Sri Lanka is one of the world’s leading tea producers. Dilmah Tea, a Sri Lankan company, is stepping away from large scale processing to smaller-scale farms with onsite picking and packaging of tea. Nevertheless, tea monoculture has large environmental impacts, especially on land and soil quality. To address these effects and assist with environmental conservation, Dilmah Tea created the Dilmah Conservation.
Soil degradation is a major concern in tea plantations as poor soil management has led to significant reductions in soil quality. To address these concerns, a Bio-remediation program was initiated in 2008, and is currently led by Dr. J.C. Krishnaratne of the Dilmah Conservation. The program is currently investigating the effects of biochar application to soil at the Palmadulla field and Nawalapitiya plantations. The team produced a wood-chip biochar onsite with an updraft pyrolyzer made from steel drums. Biochar of varying particle size was incorporated into the soil.
Findings from soil sampling:
Nine months after Biochar application, soil samples (from 15-20 cm depth) were tested in the laboratory. They found that the biochar-treated soils had higher amounts of organic matter, but lower pH than control samples. Microbial activity was measured through a simple cotton strip assay, where tensile strength of cotton is measured after an exposure period to soil. Microbial activity tests revealed a higher degree of microbial activity in the biochar-amended soils. The team is conducting further testing for a larger sample size before publishing their data.
“If biochar can be shown to have a consistent beneficial effect on soil microbial populations, increased plant growth, and the ability of the soil to withstand drought, the tea industry in Sri Lanka can benefit greatly; not only with larger production but also in decreased chemical fertilizer use and improved soil health.”
Findings from field observations and plant growth:
New leaf growth in the biochar treatment was a darker color green than that of the control, but no attempts at quantifying this effect were performed.
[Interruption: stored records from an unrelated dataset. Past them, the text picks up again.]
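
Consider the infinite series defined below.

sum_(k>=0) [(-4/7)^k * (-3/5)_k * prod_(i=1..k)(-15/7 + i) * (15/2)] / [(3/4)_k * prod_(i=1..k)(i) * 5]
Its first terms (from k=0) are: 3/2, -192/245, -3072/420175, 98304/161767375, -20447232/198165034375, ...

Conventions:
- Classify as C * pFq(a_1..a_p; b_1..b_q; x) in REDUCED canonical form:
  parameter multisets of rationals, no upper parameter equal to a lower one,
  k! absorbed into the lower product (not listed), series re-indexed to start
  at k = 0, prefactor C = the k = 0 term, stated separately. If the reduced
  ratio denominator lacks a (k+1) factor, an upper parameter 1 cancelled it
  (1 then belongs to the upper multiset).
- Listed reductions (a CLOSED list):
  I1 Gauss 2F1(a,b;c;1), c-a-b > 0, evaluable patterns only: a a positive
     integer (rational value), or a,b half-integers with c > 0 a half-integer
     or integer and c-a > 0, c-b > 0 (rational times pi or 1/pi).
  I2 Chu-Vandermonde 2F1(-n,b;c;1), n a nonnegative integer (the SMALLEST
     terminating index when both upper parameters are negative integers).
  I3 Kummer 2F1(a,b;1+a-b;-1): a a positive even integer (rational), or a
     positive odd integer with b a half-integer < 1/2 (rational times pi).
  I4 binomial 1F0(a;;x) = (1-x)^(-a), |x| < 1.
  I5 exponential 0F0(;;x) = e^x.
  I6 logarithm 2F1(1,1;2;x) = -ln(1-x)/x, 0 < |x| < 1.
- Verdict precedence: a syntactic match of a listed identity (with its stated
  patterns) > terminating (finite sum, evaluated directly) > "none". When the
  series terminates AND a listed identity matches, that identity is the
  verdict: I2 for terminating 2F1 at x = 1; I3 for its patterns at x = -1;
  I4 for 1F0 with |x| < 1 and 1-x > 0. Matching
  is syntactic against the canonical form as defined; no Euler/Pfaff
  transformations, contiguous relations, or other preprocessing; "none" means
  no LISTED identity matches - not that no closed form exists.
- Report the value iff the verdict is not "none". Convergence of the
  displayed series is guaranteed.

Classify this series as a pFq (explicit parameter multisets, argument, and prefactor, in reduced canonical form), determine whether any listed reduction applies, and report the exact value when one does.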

Because darker leaf color suggests a higher chlorophyll content, and would result in a more valuable manufactured tea, more data is needed to prove this effect. About six months after application to the root zone, biochar-treated crops showed an increase in new growth compared to control treatments. The sensitivity of tea to dry weather is a major concern; data recorded over a thirty day period of dry weather showed that the biochar treatment led to a difference of up to 83.27% crop yield increase against the control.
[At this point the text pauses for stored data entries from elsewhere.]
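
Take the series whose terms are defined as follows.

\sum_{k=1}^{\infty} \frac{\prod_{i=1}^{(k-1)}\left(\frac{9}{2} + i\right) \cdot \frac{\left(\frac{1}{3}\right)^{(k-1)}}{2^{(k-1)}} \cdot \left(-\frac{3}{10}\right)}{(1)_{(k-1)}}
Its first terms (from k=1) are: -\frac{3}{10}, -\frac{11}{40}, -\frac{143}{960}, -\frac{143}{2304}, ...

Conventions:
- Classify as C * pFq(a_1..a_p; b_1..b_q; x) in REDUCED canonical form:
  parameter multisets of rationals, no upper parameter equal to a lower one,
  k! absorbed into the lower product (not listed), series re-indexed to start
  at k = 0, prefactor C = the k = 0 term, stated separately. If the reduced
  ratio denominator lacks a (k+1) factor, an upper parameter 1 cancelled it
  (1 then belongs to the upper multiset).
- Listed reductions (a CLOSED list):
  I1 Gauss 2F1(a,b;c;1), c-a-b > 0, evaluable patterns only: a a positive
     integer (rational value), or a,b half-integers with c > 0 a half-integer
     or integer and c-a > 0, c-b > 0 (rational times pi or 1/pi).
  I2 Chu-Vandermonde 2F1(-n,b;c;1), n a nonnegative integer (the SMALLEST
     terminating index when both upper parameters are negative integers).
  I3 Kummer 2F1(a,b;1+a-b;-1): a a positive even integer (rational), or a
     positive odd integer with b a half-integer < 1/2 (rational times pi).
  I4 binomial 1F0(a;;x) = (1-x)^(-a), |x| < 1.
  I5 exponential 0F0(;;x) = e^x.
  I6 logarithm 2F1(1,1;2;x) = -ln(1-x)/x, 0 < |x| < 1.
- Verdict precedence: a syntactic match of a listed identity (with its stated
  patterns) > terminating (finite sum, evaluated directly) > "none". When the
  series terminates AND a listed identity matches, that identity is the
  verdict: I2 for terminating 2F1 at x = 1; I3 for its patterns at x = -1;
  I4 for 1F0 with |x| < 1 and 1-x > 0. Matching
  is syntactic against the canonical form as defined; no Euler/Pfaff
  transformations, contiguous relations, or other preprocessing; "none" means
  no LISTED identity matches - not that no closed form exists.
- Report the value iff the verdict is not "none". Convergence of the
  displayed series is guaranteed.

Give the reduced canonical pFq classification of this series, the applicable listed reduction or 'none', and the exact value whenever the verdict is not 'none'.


With C = -\frac{3}{10}: the canonical form is 1F0(\frac{11}{2}; -; \frac{1}{6}). Verdict (x = \frac{1}{6}): the binomial series (I4) applies (the 1F0 binomial series: exponent -11/2, x = \frac{1}{6}). Exact value: \left(-\frac{3}{10}\right) \cdot \left(\frac{5}{6}\right)^{-\frac{11}{2}}.

Key observation: with t_0 = -\frac{3}{10}, the running product (C = -3/10) telescopes to a rising factorial.
Consecutive-term ratio: r(k) = \frac{1}{6} * (k+\frac{11}{2}) / [(k+1)] - poly over poly, x = \frac{1}{6} from leading terms; C = -\frac{3}{10} at k = 0.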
The team is setting up more in-depth trials to determine optimal usage and biochar particle size according to soil conditions. “The biochar requirements for the in-depth trials showcase the need for an industrial-scale pyrolyzer to make biochar on site.” The team hopes to collect more data in the next 6-12 months, and is also looking to study the effects of biochar to increase soil carbon sequestration.
Once again, the use of biochar in the soil has demonstrated interesting positive effects on growth, quality, and tolerance to harsh conditions (drought). More research is needed, but it is encouraging to see that biochar treatments can be a simple way to simultaneously improve crop production and ecological sustainability.